Both Parise and Lambert believed he had been pushed into Raanta by Hurricanes defenseman Jalen Chatfield.

“My opinion doesn’t really matter,” Parise said. “I felt like I got pushed into him. Maybe he saw something different.”

The Islanders then were denied their own five-on-three power play when Barzal was called for embellishment after being cross-checked by defenseman Brent Burns at 8:43 of the first period with Jesperi Kotkaniemi already in the box for elbowing Pierre Engvall.

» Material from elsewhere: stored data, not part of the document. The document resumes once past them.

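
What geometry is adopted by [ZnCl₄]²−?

Summing ligand charges against the −2 overall charge gives an oxidation state of +2 for zinc.
Zinc is a group-12 element; Zn(II) is therefore d¹⁰.
Coordination number: 4.
A d¹⁰ ion has no crystal-field stabilisation preference between square planar and tetrahedral, so four ligands adopt the sterically favoured tetrahedral geometry.

tetrahedral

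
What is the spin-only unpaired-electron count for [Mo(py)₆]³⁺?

Summing ligand charges against the +3 overall charge gives an oxidation state of +3 for molybdenum.
Molybdenum is a group-6 element; Mo(III) is therefore d³.
In an octahedral field the d³ configuration is t₂g³e_g⁰ (only one arrangement possible), giving 3 unpaired electrons.

3 unpaired electrons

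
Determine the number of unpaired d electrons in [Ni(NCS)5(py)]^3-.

Ligand charges: each isothiocyanate is −1; pyridine is neutral. With an overall charge of −3 the nickel centre must be in the +2 oxidation state.
Group 10 minus oxidation state 2 gives a d⁸ configuration.
In an octahedral field the d⁸ configuration is t₂g⁶e_g² (only one arrangement possible), giving 2 unpaired electrons.

2 unpaired electrons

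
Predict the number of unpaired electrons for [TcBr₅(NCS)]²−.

Each bromide is −1; each isothiocyanate is −1; balancing the −2 overall charge requires Tc(IV).
Tc sits in group 7, so the d-electron count is 7 − 4 = 3.
In an octahedral field the d³ configuration is t₂g³e_g⁰ (only one arrangement possible), giving 3 unpaired electrons.

3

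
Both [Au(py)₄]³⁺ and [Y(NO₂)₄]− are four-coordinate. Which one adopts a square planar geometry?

[Au(py)₄]³⁺

For [Au(py)₄]³⁺: Pyridine is neutral; balancing the +3 overall charge requires Au(III). Gold is a group-11 element; Au(III) is therefore d⁸. A 5d d⁸ ion has a large crystal-field splitting; square planar leaves the high-energy d_{x²−y²} orbital empty and maximises CFSE. → square planar.
For [Y(NO₂)₄]−: Each nitro (N-bound nitrite) is −1; balancing the −1 overall charge requires Y(III). Yttrium is a group-3 element; Y(III) is therefore d⁰. A d⁰ ion has no crystal-field stabilisation preference between square planar and tetrahedral, so four ligands adopt the sterically favoured tetrahedral geometry. → tetrahedral.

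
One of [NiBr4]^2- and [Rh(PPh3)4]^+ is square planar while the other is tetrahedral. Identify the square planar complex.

For [NiBr4]^2-: Summing ligand charges against the −2 overall charge gives an oxidation state of +2 for nickel. Group 10 minus oxidation state 2 gives a d⁸ configuration. Bromide is a weak-field ligand. With weak-field ligands the CFSE gain from square planar is small, so a 3d d⁸ ion takes the sterically preferred tetrahedral geometry. → tetrahedral.
For [Rh(PPh3)4]^+: Ligand charges: triphenylphosphine is neutral. With an overall charge of +1 the rhodium centre must be in the +1 oxidation state. Group 9 minus oxidation state 1 gives a d⁸ configuration. A 4d d⁸ ion has a large crystal-field splitting; square planar leaves the high-energy d_{x²−y²} orbital empty and maximises CFSE. → square planar.

[Rh(PPh3)4]^+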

“I thought we started the game well,” Lambert said. “It shifted a little bit with the five-on-three they got, the Parise penalty. Certainly I thought Chatfield pushed him into the goaltender. When we had a power play, the same type of thing happened to Barzal with Burns, but he got an embellishment and I don’t understand that. But I thought penalties hurt us.”

The prime example came as Martin Necas’ backdoor power-play goal at 1:15 of the second period made it 2-0 after Martin burst into a scrum for a needless roughing penalty against MacEachern after the first-period buzzer.

That became 3-0 at 13:30 of the second period as the Hurricanes’ Sebastian Aho finished a two-on-one rush with MacEachern after Islanders defenseman Alexander Romanov flubbed an attempted offensive-zone entry pass.

Jarvis made it a four-goal deficit with a breakaway goal at 1:20 of the third period as he got past Nelson.

The Islanders took 11 shots in the third period, finally breaking through as defenseman Adam Pelech got to a loose puck near the crease to bring them within 4-1 at 3:14.

MacEachern pushed it to 5-1 at 14:01.

Raanta, who made 27 saves, earned his first career playoff road win in eight tries. The Islanders’ Ilya Sorokin stopped 24 shots.